Hong Kong tops the table as the world's costliest city for working overseas, followed by Tokyo and Zurich.
Said Mario Ferraro, Mercer’s global mobility practice leader for Asia, the Middle East, Africa and Turkey: "Across the board, currency fluctuations and inflation for goods and services drive up the cost of living in Asian cities."
"While Singapore has climbed up one notch in the cost of living rankings from the last year, this is balanced off with high salaries and a stable economy."
Asian cities lead the top 10 when it comes to the cost of living for expatriates by taking six of the top spots in Mercer's annual ranking. Also in the top 10 most expensive cities are Luanda (6), N’Djamena (8) and Bern (10).
On the other end of the spectrum, developing and war-torn cities populate the bottom of the ranking. The world's least expensive cities for expatriates are Bishkek (207), Tunis (208) and Tashkent (209).
With its soaring rents, Hong Kong recaptured the top spot from last year's leader Luanda, the capital of Angola, which fell to sixth position thanks to the weakening of its local currency against the US dollar.
Said Slagin Parakatil, principal at Mercer responsible for compiling the survey: "The strengthening of the Chinese yuan pushed Chinese cities up in the ranking, however, most cities in Japan fell in the ranking due to the weakening of the Japanese yen against the US dollar."
Elsewhere in Asia, Mumbai (55) is India's most expensive city, while Kuala Lumpur rose 20 places to come in at 145.
Conversely, Australian cities have fallen in this year's ranking as the Australian dollar has depreciated against the greenback. Brisbane (84) and Perth (61) dropped 13 and 11 spots respectively, while Sydney (29), Australia's most expensive ranked city for expatriates, experienced a relatively moderate drop of five places. Melbourne fell 12 spots to rank 58.
US cities also fell in the ranking due to the depreciation of the US dollar against other major currencies worldwide. New York dropped four places to No 13 globally, the highest-ranked city in the region.
Overall, Western European cities rose in the rankings, due mainly to the strengthening of local currencies against the US dollar and the cost of goods and services, Mercer said. Zurich (3) remains as the most costly European city, while London moved up 10 places to No 19; and Paris jumped 28 spots to place at No 34.
Mercer's 2018 survey covered 209 cities across five continents, measuring the comparative cost of more than 200 items in each location - including housing, transportation, food, clothing, household goods, as well as entertainment. New York was used as the base city for all comparisons, and currency movements were measured against the US dollar.

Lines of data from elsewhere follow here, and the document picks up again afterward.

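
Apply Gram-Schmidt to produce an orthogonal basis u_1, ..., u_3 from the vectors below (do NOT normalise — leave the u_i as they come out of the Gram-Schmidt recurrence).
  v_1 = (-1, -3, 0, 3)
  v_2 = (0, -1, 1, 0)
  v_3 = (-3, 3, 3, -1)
Orthogonal basis:
  u_1 = (-1, -3, 0, 3)
  u_2 = (3/19, -10/19, 1, -9/19)
  u_3 = (-105/29, 60/29, 60/29, 25/29)

Apply the Gram-Schmidt recurrence
  u_1 = v_1
  u_i = v_i − Σ_{j<i} ((v_i · u_j) / (u_j · u_j)) · u_j.

Step by step this gives:
  u_1 = (-1, -3, 0, 3)
  u_2 = (3/19, -10/19, 1, -9/19)
  u_3 = (-105/29, 60/29, 60/29, 25/29)

Orthogonality check:
  u_2 · u_1 = 0 (should be 0)
  u_3 · u_1 = 0 (should be 0)
  u_3 · u_2 = 0 (should be 0)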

Singapore consistently ranks as one of the most expensive cities in the world.
Earlier this month, another Cost of Living Survey published by data provider ECA International cited Singapore as the ninth most expensive Asian city for expatriates, behind other cities within the region such as Tokyo, Seoul and Hong Kong.
Globally, Singapore took the 20th spot this year, having being in the 24th place in 2017. Nonetheless, this ranking is still below the city state's peak in 2016, when it ranked 18th worldwide.
ECA carries out biannual cost of living surveys in March and September that compare a basket of like-for-like consumer goods and services commonly purchased by expatriates around the world. However, living expenses such as accommodation rental, utilities, car purchases and school fees are not included as these are usually covered by other allowances, ECA said.
Separately, another report by international trust and corporate services provider Sovereign Group noted that while Singapore may be ranked as the most expensive city to live in by the Economist Intelligence Unit (EIU), a different ranking shows this is hardly the case, when personal income tax rates are taken into account.
Singapore has topped the EIU's annual Worldwide Cost of Living Survey for five consecutive years. The EIU survey is meant to help businesses calculate compensation packages for overseas staff postings.
Sovereign's index intends to do the same. However, it considers not just the comparative prices of goods and services in cities, but also how much an individual would need to earn to afford these items, after paying local taxes.
Singapore came in at 11th place for its top earners, according to Sovereign's latest tax-adjusted Worldwide Cost of Living Index.
For average earners, Singapore ranks a more modest 13th, trailing behind other Asian cities such as Tokyo (ninth), Osaka (10th) and Seoul (12th).
Sovereign's adjusted rankings for top earners were calculated by taking a city's EIU score, and multiplying it by the city's top rate of personal tax on earned income.
For average earners, the "all-in tax" rate was used instead. This refers to income tax as well as social security contributions as a percentage of gross wage earnings.